Let’s Study Why People Do Good Things

By | December 2, 2021 | 0 Comments

We spend millions of dollars and untold hours studying why people do bad things. The result of all this effort is difficult to see. We are still plagued with violent crime, and the rates are rising, not falling – hardly a ringing endorsement of all our efforts.

On the contrary, we spend almost no money or effort studying why people do good things. But we should. Isn’t that what we want? Or is it? Ordinary people like us want more people to do more good things. That would make a safer, happier, better world. But many politicians want more people to do bad things.
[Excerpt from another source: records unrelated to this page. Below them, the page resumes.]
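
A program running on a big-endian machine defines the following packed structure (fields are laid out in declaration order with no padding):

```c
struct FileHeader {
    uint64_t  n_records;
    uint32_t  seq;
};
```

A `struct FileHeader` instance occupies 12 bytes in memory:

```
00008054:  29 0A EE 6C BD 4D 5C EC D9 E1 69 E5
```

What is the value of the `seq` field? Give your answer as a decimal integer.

3655428581

`seq` follows `n_records` (8 bytes), so it starts at byte offset 8 and occupies 4 bytes.
Bytes at offsets 8..11: D9 E1 69 E5.
In big-endian order the high byte comes first in memory.
The bytes are already most-significant first: 0xD9E169E5.
0xD9E169E5 = 3655428581.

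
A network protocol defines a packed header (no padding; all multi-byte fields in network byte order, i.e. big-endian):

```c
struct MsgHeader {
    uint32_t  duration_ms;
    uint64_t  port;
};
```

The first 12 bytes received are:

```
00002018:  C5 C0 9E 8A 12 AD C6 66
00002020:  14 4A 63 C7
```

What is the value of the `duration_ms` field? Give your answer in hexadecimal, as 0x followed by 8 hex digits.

`duration_ms` is the first field, at byte offset 0, occupying 4 bytes.
Bytes at offsets 0..3: C5 C0 9E 8A.
In big-endian order the high byte comes first in memory.
The bytes are already most-significant first: 0xC5C09E8A.

0xC5C09E8A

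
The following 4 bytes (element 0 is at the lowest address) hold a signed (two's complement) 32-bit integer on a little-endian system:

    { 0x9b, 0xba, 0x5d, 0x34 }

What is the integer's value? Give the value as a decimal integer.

878557851

Little-endian stores the least-significant byte at the lowest address.
Reassemble most-significant byte first: 34 5D BA 9B → 0x345DBA9B.
0x345DBA9B = 878557851.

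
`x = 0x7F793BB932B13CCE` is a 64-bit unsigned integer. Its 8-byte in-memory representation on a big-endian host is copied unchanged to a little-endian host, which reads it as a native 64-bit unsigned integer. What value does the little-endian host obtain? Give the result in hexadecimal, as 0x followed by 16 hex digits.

Stored big-endian, the bytes at ascending addresses are 7F 79 3B B9 32 B1 3C CE.
Read back as little-endian, the first byte is least significant, giving 0xCE3CB132B93B797F.

0xCE3CB132B93B797F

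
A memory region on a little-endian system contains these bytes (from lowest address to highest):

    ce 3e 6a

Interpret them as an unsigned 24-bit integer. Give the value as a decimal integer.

6962894

In little-endian order the low byte comes first in memory.
Reassemble most-significant byte first: 6A 3E CE → 0x6A3ECE.
0x6A3ECE = 6962894.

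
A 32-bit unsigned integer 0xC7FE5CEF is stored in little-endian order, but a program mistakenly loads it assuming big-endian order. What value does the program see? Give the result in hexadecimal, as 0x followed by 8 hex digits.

Stored little-endian, the bytes at ascending addresses are EF 5C FE C7.
Read back as big-endian, the last byte is least significant, giving 0xEF5CFEC7.

0xEF5CFEC7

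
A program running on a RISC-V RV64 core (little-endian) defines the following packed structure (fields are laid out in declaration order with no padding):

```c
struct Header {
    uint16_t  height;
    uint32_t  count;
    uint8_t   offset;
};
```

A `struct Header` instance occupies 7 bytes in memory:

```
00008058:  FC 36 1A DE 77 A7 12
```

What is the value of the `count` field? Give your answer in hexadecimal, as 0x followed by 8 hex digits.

0xA777DE1A

`count` follows `height` (2 bytes), so it starts at byte offset 2 and occupies 4 bytes.
Bytes at offsets 2..5: 1A DE 77 A7.
In little-endian order the low byte comes first in memory.
Reassemble most-significant byte first: A7 77 DE 1A → 0xA777DE1A.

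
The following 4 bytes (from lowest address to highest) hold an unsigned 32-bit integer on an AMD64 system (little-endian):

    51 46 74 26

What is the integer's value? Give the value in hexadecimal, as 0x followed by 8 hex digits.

Little-endian stores the least-significant byte at the lowest address.
Reassemble most-significant byte first: 26 74 46 51 → 0x26744651.

0x26744651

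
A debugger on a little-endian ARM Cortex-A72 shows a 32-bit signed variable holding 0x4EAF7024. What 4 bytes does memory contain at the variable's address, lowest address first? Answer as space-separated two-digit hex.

24 70 AF 4E

Split into bytes (most-significant first): 4E AF 70 24.
Little-endian: lowest address holds the least-significant byte.
So at ascending addresses the bytes are 24 70 AF 4E.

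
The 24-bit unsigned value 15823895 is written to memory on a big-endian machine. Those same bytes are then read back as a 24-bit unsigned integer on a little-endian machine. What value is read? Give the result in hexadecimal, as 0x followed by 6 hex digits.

15823895 in 24-bit hexadecimal is 0xF17417.
Stored big-endian, the bytes at ascending addresses are F1 74 17.
Read back as little-endian, the first byte is least significant, giving 0x1774F1.

0x1774F1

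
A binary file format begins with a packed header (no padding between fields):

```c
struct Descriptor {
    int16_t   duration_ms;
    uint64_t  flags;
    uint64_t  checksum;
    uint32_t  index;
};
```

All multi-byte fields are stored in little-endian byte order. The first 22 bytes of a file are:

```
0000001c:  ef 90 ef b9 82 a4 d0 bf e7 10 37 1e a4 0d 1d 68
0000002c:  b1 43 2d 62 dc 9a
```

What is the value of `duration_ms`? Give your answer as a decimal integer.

`duration_ms` is the first field, at byte offset 0, occupying 2 bytes.
Bytes at offsets 0..1: EF 90.
Little-endian: lowest address holds the least-significant byte.
Reassemble most-significant byte first: 90 EF → 0x90EF.
Top bit is set, so as a signed 16-bit value this is 0x90EF − 2^16 = -28433.

-28433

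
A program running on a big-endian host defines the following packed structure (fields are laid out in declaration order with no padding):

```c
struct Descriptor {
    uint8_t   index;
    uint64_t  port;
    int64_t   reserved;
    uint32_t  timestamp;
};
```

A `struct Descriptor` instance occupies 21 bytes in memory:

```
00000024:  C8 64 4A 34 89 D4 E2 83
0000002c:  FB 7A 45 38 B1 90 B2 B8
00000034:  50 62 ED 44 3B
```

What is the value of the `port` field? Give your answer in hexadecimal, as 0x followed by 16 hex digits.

0x644A3489D4E283FB

`port` follows `index` (1 byte), so it starts at byte offset 1 and occupies 8 bytes.
Bytes at offsets 1..8: 64 4A 34 89 D4 E2 83 FB.
Big-endian stores the most-significant byte at the lowest address.
The bytes are already most-significant first: 0x644A3489D4E283FB.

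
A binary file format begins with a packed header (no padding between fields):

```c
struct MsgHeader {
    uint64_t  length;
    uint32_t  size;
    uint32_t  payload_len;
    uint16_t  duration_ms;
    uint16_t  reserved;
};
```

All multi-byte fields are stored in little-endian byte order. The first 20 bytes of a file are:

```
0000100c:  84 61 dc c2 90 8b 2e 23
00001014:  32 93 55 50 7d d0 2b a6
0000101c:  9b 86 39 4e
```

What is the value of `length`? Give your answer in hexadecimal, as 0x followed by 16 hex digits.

0x232E8B90C2DC6184

`length` is the first field, at byte offset 0, occupying 8 bytes.
Bytes at offsets 0..7: 84 61 DC C2 90 8B 2E 23.
Little-endian: lowest address holds the least-significant byte.
Reassemble most-significant byte first: 23 2E 8B 90 C2 DC 61 84 → 0x232E8B90C2DC6184.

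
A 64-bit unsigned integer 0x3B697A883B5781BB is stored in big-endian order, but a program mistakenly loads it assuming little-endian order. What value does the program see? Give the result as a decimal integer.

Stored big-endian, the bytes at ascending addresses are 3B 69 7A 88 3B 57 81 BB.
Read back as little-endian, the first byte is least significant, giving 0xBB81573B887A693B.
0xBB81573B887A693B = 13511176270292609339.

13511176270292609339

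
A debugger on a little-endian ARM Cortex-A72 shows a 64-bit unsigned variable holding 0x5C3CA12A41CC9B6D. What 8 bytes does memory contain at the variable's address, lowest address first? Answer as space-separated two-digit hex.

Split into bytes (most-significant first): 5C 3C A1 2A 41 CC 9B 6D.
In little-endian order the low byte comes first in memory.
So at ascending addresses the bytes are 6D 9B CC 41 2A A1 3C 5C.

6D 9B CC 41 2A A1 3C 5C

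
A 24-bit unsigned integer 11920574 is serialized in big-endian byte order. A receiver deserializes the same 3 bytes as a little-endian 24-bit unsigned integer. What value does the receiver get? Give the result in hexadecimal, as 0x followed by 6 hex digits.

0xBEE4B5

11920574 in 24-bit hexadecimal is 0xB5E4BE.
Stored big-endian, the bytes at ascending addresses are B5 E4 BE.
Read back as little-endian, the first byte is least significant, giving 0xBEE4B5.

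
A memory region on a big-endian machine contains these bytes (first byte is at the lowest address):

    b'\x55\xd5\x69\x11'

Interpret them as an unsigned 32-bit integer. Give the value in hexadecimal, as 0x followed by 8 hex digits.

In big-endian order the high byte comes first in memory.
The bytes are already most-significant first: 0x55D56911.

0x55D56911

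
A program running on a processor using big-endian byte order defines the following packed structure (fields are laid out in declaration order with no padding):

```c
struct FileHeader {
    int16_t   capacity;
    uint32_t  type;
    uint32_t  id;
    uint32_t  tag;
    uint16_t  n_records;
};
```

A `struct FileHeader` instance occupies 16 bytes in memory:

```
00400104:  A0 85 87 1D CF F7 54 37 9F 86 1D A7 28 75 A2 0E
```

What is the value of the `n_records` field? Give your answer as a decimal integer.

`n_records` follows `capacity` (2 B), `type` (4 B), `id` (4 B), `tag` (4 B), so it starts at offset 2 + 4 + 4 + 4 = 14 and occupies 2 bytes.
Bytes at offsets 14..15: A2 0E.
Big-endian: lowest address holds the most-significant byte.
The bytes are already most-significant first: 0xA20E.
0xA20E = 41486.

41486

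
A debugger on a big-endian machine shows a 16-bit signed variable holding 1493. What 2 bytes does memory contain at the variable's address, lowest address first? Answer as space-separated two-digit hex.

1493 in hexadecimal, padded to 16 bits, is 0x05D5.
Split into bytes (most-significant first): 05 D5.
In big-endian order the high byte comes first in memory.
So the memory order matches the most-significant-first order: 05 D5.

05 D5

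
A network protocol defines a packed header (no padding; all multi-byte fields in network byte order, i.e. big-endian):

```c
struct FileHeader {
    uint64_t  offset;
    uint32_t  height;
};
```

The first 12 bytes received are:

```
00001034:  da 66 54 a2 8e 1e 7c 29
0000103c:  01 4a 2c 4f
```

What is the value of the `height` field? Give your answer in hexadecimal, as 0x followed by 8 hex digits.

0x014A2C4F

`height` follows `offset` (8 bytes), so it starts at byte offset 8 and occupies 4 bytes.
Bytes at offsets 8..11: 01 4A 2C 4F.
Big-endian: lowest address holds the most-significant byte.
The bytes are already most-significant first: 0x014A2C4F.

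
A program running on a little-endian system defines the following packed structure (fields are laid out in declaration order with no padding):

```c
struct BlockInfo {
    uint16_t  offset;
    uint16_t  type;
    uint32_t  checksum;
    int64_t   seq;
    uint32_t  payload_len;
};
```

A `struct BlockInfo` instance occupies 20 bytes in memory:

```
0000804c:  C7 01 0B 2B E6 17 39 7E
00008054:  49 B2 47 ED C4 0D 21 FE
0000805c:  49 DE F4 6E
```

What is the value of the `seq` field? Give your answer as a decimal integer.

-134811374398754231

`seq` follows `offset` (2 B), `type` (2 B), `checksum` (4 B), so it starts at offset 2 + 2 + 4 = 8 and occupies 8 bytes.
Bytes at offsets 8..15: 49 B2 47 ED C4 0D 21 FE.
In little-endian order the low byte comes first in memory.
Reassemble most-significant byte first: FE 21 0D C4 ED 47 B2 49 → 0xFE210DC4ED47B249.
Top bit is set, so as a signed 64-bit value this is 0xFE210DC4ED47B249 − 2^64 = -134811374398754231.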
This creates the chaos that frightens citizens into allowing politicians to assume dictatorial powers. More crime? More homelessness? More power for the very politicians who are making those problems worse. Where else can you a deal like that?

So let’s study people who do good things. Let’s study Tate Myre, the 16-year-old high-school football player who found the courage to rush a school shooter, helped to stop him, and paid with his life. Despite what was said about him, let’s study 17-year-old Kyle Rittenhouse, who was motivated to clean up graffiti and protect businesses from looting, and paid with his reputation and his future. Let’s study bloggers and others who are steadfast enough to express unpopular opinions, and pay with being called Nazis, White supremacists, or (worst of all) dangerous anti-vaxxers. And let’s study the Canadian pastor who insisted on holding church services and paid by being arrested and forced to kneel on a rain-soaked street.

Perhaps, if we study courageous people, we may develop a bit of courage and backbone ourselves. And then, just possibly, we will be emboldened to tell would-be tyrants what they can do with their overreaching decrees.